When I Asked My Husband for a Divorce, He Said He’d Be Bringing Home a Young Woman, So I Left - 9
Since then, Ixel had never returned home. His reason was some vague “business (Charlotte).”
I stopped going to see him too.
The steward wanted to ask Ixel for his intentions again, but I stopped him. We were long past the point of caring about rumors.
By my next birthday, I would be twenty-eight—the same age Ixel was when he became a Duel. That meant I would finally be the same age as my husband, who had been frozen in time.
Somehow, I had begun to think that this ten-year milestone in our marriage might be the time to finally settle things with Ixel, who still refused to initiate a divorce.
The succession of both the territory and the trading company was in order, and the wounds in my heart had healed just enough for me to consider my own future.
If no amount of anguish or clinging would bring me back into Excel’s heart, then I had no choice but to let go.
A sharp pain stabbed through my stomach.
Perhaps from too much brooding—lately, my stomach often twisted in agony.
I just wanted to be free of this pain soon… or so I had thought, naively.
“…I’m afraid the news is not good.”
Concerned by my pain, the maid summoned a doctor, who delivered the diagnosis: an incurable illness and a limited time left.
“Six… months?”
“At best, with rest and treatment from a spirit healer, perhaps an extra month or two… though it’s also possible the progression could be faster than expected.”
“I… see.”
Spirit healing could ease pain slightly or enhance the effects of medicinal herbs by borrowing the power of spirits.
That alone was remarkable, but it was nothing like the healing light of a Duel.

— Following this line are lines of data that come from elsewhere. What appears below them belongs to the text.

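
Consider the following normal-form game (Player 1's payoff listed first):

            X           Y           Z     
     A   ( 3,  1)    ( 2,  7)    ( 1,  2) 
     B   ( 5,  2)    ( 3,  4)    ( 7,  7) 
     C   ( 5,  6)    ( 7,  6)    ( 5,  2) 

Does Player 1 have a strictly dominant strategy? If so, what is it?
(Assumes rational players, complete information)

No strictly dominant strategy exists for Player 1

Work:
A strategy strictly dominates another if it gives a strictly higher payoff against every opponent action. Compare each pair of P1's strategies column-by-column:
  A vs B: [3 vs 5, 2 vs 3, 1 vs 7] → A does not strictly dominate B (column X: 3 ≤ 5)
  A vs C: [3 vs 5, 2 vs 7, 1 vs 5] → A does not strictly dominate C (column X: 3 ≤ 5)
  B vs A: [5 vs 3, 3 vs 2, 7 vs 1] → B strictly dominates A
  B vs C: [5 vs 5, 3 vs 7, 7 vs 5] → B does not strictly dominate C (column X: 5 ≤ 5)
  C vs A: [5 vs 3, 7 vs 2, 5 vs 1] → C strictly dominates A
  C vs B: [5 vs 5, 7 vs 3, 5 vs 7] → C does not strictly dominate B (column X: 5 ≤ 5)
No single strategy strictly dominates all others → no strictly dominant strategy.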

Even as the doctor told me there was no hope left, I was surprised by how calm I felt.
Some part of me must have always wished for death.
Only now, relieved by this reprieve from the obligation to keep living, did I realize it.

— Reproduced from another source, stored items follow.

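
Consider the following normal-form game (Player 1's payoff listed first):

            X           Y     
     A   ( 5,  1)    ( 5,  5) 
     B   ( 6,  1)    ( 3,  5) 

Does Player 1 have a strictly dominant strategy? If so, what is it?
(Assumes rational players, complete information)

No strictly dominant strategy exists for Player 1

Work:
A strategy strictly dominates another if it gives a strictly higher payoff against every opponent action. Compare each pair of P1's strategies column-by-column:
  A vs B: [5 vs 6, 5 vs 3] → A does not strictly dominate B (column X: 5 ≤ 6)
  B vs A: [6 vs 5, 3 vs 5] → B does not strictly dominate A (column Y: 3 ≤ 5)
No single strategy strictly dominates all others → no strictly dominant strategy.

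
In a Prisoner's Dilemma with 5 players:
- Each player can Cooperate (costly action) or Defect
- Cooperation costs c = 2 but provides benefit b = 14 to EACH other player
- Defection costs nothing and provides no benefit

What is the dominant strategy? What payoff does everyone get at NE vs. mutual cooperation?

Dominant: Defect; NE payoff = 0; Coop payoff = 54

Work:
Defect dominates (saves cost c = 2, benefit to others is external)
NE: All defect → everyone gets 0
If all cooperate: each receives (4)×14 - 2 = 54
Social dilemma: 54 > 0 but NE gives 0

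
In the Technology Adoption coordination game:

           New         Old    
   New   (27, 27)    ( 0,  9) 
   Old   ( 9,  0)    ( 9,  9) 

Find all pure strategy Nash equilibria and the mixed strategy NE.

Pure NE: (New, New) and (Old, Old); Mixed NE: p = 0.3333, q = 0.3333

Work:
Check pure NE:
(New, New): (27, 27) - no unilateral deviation beneficial
(Old, Old): (9, 9) - no unilateral deviation beneficial
Mixed NE: P1 plays New with p = 0.3333, P2 plays New with q = 0.3333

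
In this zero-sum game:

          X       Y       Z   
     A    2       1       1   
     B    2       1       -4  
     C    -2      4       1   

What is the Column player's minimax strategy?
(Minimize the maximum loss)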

At last, I understood—most of my heart had already died long ago.
Even as part of me wished to disappear, having lost my husband’s love, another part still clung to the impossible hope of a future where I bore Excel’s child.
The remnants of my heart were a tangled mess.
Even if by some miracle I conceived now, the child would never be born. Even if I were blessed, I wouldn’t live long enough to carry them to term.
I had wanted a child.
A child to inherit this land—my husband’s child.
Because it would have been Excel’s, I had wanted to bear and raise it.
I want to disappear. I want to give birth. I want to disappear. My confused heart screamed in agony.
And yet, a detached part of me listened to that scream.
Now I have the perfect reason to file for divorce myself, I thought coldly.
“We must inform the master at once. The healing light of a Duel could—”
As I closed my eyes in thought, the steward immediately moved to arrange it, but I stopped him sharply.
“No.”
“But, my lady…!”
“Using a Duel’s power for personal gain is a grave sin. Not only would the viscounty be stripped of its title, but the blame could extend to the people of the territory. I will never allow that.”
“My lady…”
“The miracle of divine power is lent only for the battle against monsters. It is said that if that power is abused, even the Duel themselves will face divine retribution. And if he were to use his healing light on me, the powerful across the kingdom—no, the entire continent—would demand the same for themselves, turning human against human in war. It is only because we share a common enemy in the monsters that the nations maintain their balance. A Duel’s power is for the front lines alone. The first Duel and the king of that time established this rule, and it must never be broken.”
As a citizen, as one entrusted with the lives and livelihoods of the people, and as the wife of a Duel—this was the one thing I could never ask of him.